San Diego, CA--A monocentric camera lens developed by researchers at the University of California, San Diego (UCSD) achieves the optical performance of a full-size wide-angle lens in a device less than one-tenth of the volume. In a monocentric lens, all lens surfaces have a common center of curvature, giving the lens spherical rotational symmetry: this means that there is no particular optical axis, the image field is spherical, and, barring lens misalignments and tolerance errors, all points in the field have exactly the same point-spread function (PSF).
If the lens is well designed with a good PSF, the whole field will automatically be imaged well. Various methods exist to deal with the curved image field: 1) live with it, 2) introduce a final non-spherically-symmetric element to flatten the field, but which also negates the monocentric properties, or 3) use a curved image sensor such as a fiber-optic bundle.
One pre-existing example of a monocentric lens is the "Gigagon" lens in the Gigapixel camera developed at Duke University (Durham, NC).
Pan and zoom with no moving parts
The new UCSD device can image anything between 0.5 and 500 m away in focus and has a 0.2 mrad resolution, equivalent to 20/10 human vision. Such a system could enable high-resolution imaging in micro-unmanned aerial vehicles (micro UAVs), or smartphone photos more comparable to those from a full size single-lens reflex (SLR) camera, say the researchers. Such cameras could pan and zoom with no moving parts.

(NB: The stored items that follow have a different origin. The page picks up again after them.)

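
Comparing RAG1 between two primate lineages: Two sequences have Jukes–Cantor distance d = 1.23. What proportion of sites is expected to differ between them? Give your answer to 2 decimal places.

p = (3/4)(1 − e^(−4d/3)) = 0.75 × (1 − e^(-1.64)) = 0.75 × (1 − 0.193980) = 0.604515.

0.60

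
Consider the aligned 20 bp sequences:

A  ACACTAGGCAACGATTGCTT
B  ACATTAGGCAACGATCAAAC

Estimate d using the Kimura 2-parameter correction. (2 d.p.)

0.40

Of 20 sites, 4 differences are transitions and 2 are transversions, so P = 4/20 = 0.2 and Q = 2/20 = 0.1.
Under the Kimura two-parameter model, d = −½ ln(1 − 2P − Q) − ¼ ln(1 − 2Q).
1 − 2P − Q = 0.5, giving −½ ln(0.5) = 0.346574.
1 − 2Q = 0.8, giving −¼ ln(0.8) = 0.055786.
d = 0.346574 + 0.055786 = 0.402360.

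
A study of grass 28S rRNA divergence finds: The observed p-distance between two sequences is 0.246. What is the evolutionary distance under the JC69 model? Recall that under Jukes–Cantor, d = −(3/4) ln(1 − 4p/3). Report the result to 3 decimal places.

0.298

d = −(3/4) ln(1 − 4p/3) = −0.75 ln(1 − 0.328) = −0.75 ln(0.672)
  = −0.75 × (-0.397497) = 0.298123 substitutions/site.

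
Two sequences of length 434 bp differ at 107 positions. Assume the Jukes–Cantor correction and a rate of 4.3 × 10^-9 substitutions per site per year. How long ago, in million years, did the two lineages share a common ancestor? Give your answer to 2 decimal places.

p = 107/434 ≈ 0.246544.
d = −(3/4) ln(1 − 4p/3) = −0.75 ln(1 − 0.328725) = −0.75 ln(0.671275)
  = −0.75 × (-0.398576) = 0.298932 substitutions/site.
Under a molecular clock d = 2μt, so t = d/(2μ) = 0.298932 / (2 × 4.3 × 10^-9) = 34.76 million years.

34.76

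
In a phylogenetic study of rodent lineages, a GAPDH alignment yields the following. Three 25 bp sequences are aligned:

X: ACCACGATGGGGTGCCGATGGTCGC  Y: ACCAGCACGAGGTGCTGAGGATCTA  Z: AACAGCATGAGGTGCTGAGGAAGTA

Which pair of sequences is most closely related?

Y and Z

X–Y: 9/25 differ, p = 0.360, d = 0.490.
X–Z: 11/25 differ, p = 0.440, d = 0.663.
Y–Z: 4/25 differ, p = 0.160, d = 0.180.
The smallest distance is between Y and Z.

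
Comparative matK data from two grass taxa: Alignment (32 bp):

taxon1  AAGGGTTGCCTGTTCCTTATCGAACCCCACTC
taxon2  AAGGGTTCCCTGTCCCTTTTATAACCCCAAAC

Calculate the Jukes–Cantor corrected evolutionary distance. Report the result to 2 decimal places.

The sequences differ at 7 of 32 sites (8, 14, 19, 21, 22, 30, 31), so p = 7/32 = 0.21875.
d = −(3/4) ln(1 − 4p/3) = −0.75 ln(1 − 0.291667) = −0.75 ln(0.708333)
  = −0.75 × (-0.344841) = 0.258631 substitutions/site.

0.26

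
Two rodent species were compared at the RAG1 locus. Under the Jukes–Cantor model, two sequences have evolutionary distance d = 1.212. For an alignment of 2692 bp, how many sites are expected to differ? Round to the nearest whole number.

1618

Invert JC69: p = (3/4)(1 − e^(−4d/3)) = 0.75 × (1 − e^(-1.616)) = 0.75 × (1 − 0.198692) = 0.600981.
Expected differing sites = pL ≈ 0.600981 × 2692 = 1617.840852 ≈ 1618.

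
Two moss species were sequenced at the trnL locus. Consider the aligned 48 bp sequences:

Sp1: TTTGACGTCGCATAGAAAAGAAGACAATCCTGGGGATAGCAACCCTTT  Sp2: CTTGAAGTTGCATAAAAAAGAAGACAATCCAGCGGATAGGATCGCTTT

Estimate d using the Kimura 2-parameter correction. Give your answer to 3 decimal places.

Of 48 sites, 3 differences are transitions and 6 are transversions, so P = 3/48 = 0.0625 and Q = 6/48 = 0.125.
Under the Kimura two-parameter model, d = −½ ln(1 − 2P − Q) − ¼ ln(1 − 2Q).
1 − 2P − Q = 0.75, giving −½ ln(0.75) = 0.143841.
1 − 2Q = 0.75, giving −¼ ln(0.75) = 0.071921.
d = 0.143841 + 0.071921 = 0.215762.

0.216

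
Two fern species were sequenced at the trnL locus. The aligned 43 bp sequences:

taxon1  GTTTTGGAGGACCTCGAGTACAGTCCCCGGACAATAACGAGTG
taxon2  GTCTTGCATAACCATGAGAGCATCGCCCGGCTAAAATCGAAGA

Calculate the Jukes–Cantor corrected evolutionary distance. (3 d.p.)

The sequences differ at 18 of 43 sites, so p = 18/43 ≈ 0.418605.
d = −(3/4) ln(1 − 4p/3) = −0.75 ln(1 − 0.55814) = −0.75 ln(0.44186)
  = −0.75 × (-0.816762) = 0.612572 substitutions/site.

0.613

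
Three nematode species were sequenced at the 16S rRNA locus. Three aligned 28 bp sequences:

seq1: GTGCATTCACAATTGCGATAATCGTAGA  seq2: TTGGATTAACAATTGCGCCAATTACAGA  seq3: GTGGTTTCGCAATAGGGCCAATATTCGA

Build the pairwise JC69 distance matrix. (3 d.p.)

d(seq1,seq2) = 0.360, d(seq1,seq3) = 0.485, d(seq2,seq3) = 0.485

seq1–seq2: 8/28 sites differ → p ≈ 0.285714, d = −0.75 ln(1 − 0.380952) = 0.359679 ≈ 0.360.
seq1–seq3: 10/28 sites differ → p ≈ 0.357143, d = −0.75 ln(1 − 0.476191) = 0.484971 ≈ 0.485.
seq2–seq3: 10/28 sites differ → p ≈ 0.357143, d = −0.75 ln(1 − 0.476191) = 0.484971 ≈ 0.485.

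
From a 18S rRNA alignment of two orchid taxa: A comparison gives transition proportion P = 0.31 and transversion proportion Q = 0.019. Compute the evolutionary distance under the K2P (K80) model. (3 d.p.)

0.519

Under the Kimura two-parameter model, d = −½ ln(1 − 2P − Q) − ¼ ln(1 − 2Q).
1 − 2P − Q = 0.361, giving −½ ln(0.361) = 0.509439.
1 − 2Q = 0.962, giving −¼ ln(0.962) = 0.009685.
d = 0.509439 + 0.009685 = 0.519124.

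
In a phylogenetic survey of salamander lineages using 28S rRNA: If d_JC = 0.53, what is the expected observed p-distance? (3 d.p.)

p = (3/4)(1 − e^(−4d/3)) = 0.75 × (1 − e^(-0.706667)) = 0.75 × (1 − 0.493286) = 0.380036.

0.380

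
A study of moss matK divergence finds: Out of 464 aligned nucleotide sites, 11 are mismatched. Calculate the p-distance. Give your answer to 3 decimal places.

0.024

p = 11/464 = 0.023706… ≈ 0.024 (to 3 d.p.).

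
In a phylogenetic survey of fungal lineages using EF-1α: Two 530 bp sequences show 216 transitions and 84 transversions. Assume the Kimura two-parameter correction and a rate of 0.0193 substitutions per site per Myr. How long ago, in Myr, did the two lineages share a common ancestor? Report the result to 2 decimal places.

49.54

P = 216/530 ≈ 0.407547 and Q = 84/530 ≈ 0.158491.
Under the Kimura two-parameter model, d = −½ ln(1 − 2P − Q) − ¼ ln(1 − 2Q).
1 − 2P − Q = 0.026415, giving −½ ln(0.026415) = 1.816912.
1 − 2Q = 0.683018, giving −¼ ln(0.683018) = 0.095309.
d = 1.816912 + 0.095309 = 1.912221.
Under a molecular clock d = 2μt, so t = d/(2μ) = 1.912221 / (2 × 0.0193) = 49.54 Myr.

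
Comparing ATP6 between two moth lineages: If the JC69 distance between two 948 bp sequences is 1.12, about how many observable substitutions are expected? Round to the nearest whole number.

551

Invert JC69: p = (3/4)(1 − e^(−4d/3)) = 0.75 × (1 − e^(-1.493333)) = 0.75 × (1 − 0.224623) = 0.581533.
Expected differing sites = pL ≈ 0.581533 × 948 = 551.293284 ≈ 551.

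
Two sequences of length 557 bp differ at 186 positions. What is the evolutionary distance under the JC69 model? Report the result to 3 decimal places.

p = 186/557 ≈ 0.333932.
d = −(3/4) ln(1 − 4p/3) = −0.75 ln(1 − 0.445243) = −0.75 ln(0.554757)
  = −0.75 × (-0.589225) = 0.441919 substitutions/site.

0.442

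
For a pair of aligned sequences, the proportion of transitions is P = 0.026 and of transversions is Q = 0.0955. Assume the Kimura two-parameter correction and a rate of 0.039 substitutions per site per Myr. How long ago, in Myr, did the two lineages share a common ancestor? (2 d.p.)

Under the Kimura two-parameter model, d = −½ ln(1 − 2P − Q) − ¼ ln(1 − 2Q).
1 − 2P − Q = 0.8525, giving −½ ln(0.8525) = 0.079791.
1 − 2Q = 0.809, giving −¼ ln(0.809) = 0.052989.
d = 0.079791 + 0.052989 = 0.132780.
Under a molecular clock d = 2μt, so t = d/(2μ) = 0.132780 / (2 × 0.039) = 1.70 Myr.

1.70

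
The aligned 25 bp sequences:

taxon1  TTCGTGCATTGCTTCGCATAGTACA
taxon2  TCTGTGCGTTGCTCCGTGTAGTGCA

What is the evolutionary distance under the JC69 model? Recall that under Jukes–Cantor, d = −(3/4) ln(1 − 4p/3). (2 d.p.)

The sequences differ at 7 of 25 sites (2, 3, 8, 14, 17, 18, 23), so p = 7/25 = 0.28.
d = −(3/4) ln(1 − 4p/3) = −0.75 ln(1 − 0.373333) = −0.75 ln(0.626667)
  = −0.75 × (-0.467340) = 0.350505 substitutions/site.

0.35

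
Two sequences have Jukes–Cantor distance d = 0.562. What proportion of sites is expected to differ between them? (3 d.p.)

0.395

p = (3/4)(1 − e^(−4d/3)) = 0.75 × (1 − e^(-0.749333)) = 0.75 × (1 − 0.472682) = 0.395489.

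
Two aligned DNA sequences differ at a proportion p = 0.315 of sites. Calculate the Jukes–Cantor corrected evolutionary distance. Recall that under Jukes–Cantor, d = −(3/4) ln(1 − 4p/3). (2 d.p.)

d = −(3/4) ln(1 − 4p/3) = −0.75 ln(1 − 0.42) = −0.75 ln(0.58)
  = −0.75 × (-0.544727) = 0.408545 substitutions/site.

0.41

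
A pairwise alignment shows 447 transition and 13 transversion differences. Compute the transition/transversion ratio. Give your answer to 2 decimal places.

R = 447/13 = 34.384615… ≈ 34.38 (to 2 d.p.).

34.38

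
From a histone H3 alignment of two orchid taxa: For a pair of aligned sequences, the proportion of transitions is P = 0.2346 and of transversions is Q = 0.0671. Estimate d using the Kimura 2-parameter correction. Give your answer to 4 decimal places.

0.4203

Under the Kimura two-parameter model, d = −½ ln(1 − 2P − Q) − ¼ ln(1 − 2Q).
1 − 2P − Q = 0.4637, giving −½ ln(0.4637) = 0.384259.
1 − 2Q = 0.8658, giving −¼ ln(0.8658) = 0.036025.
d = 0.384259 + 0.036025 = 0.420284.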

"The major commercial application may be compact wide-angle imagers with so much resolution that they'll provide wide-field pan and 'zoom' imaging with no moving parts," says project leader Joseph Ford, a professor in the Jacobs School of Engineering at UCSD.The UCSD researchers will describe their novel device at The Optical Society's (OSA) Annual Meeting, Frontiers in Optics (FiO) 2013, taking place Oct. 6-10 in Orlando, FL.
Although researchers have tried to use monocentric lenses for high-resolution wide-angle viewing in the past, they ran into two main problems. First, they had trouble conveying the rich information collected by the lens to electronic sensors that could record the image. Ford's team addressed this problem using a dense array of glass optical fiber bundles that are polished to a concave spherical shape on one side so that they perfectly align with the lens elements' common center of curvature.
A second problem involved focusing. Researchers had expected that the fibers would have to move in and out to focus to different distances, or the lens would only provide perfect focus for a single direction. Ford's team showed that the changes in axial distance between fibers and lens did not distort the image.
In his talk, Ford will describe a prototype system with a monocentric lens with 12 mm focal length, making it ultra-wide-angle, and a single imaging fiber bundle connected to a 5 megapixel image sensor. Ford and his colleagues at UCSD and Distant Focus Corporation (Champaign, IL) are currently assembling a 30 megapixel prototype and plan to go even bigger in the future. "Next year, we'll build an 85 megapixel imager with a 120° field of view, more than a dozen sensors, and an f/2 lens -- all in a volume 'roughly the size of a walnut,'" he says.
The project is part of the DARPA-funded "SCENICC" (Soldier Centric Imaging via Computational Cameras) program.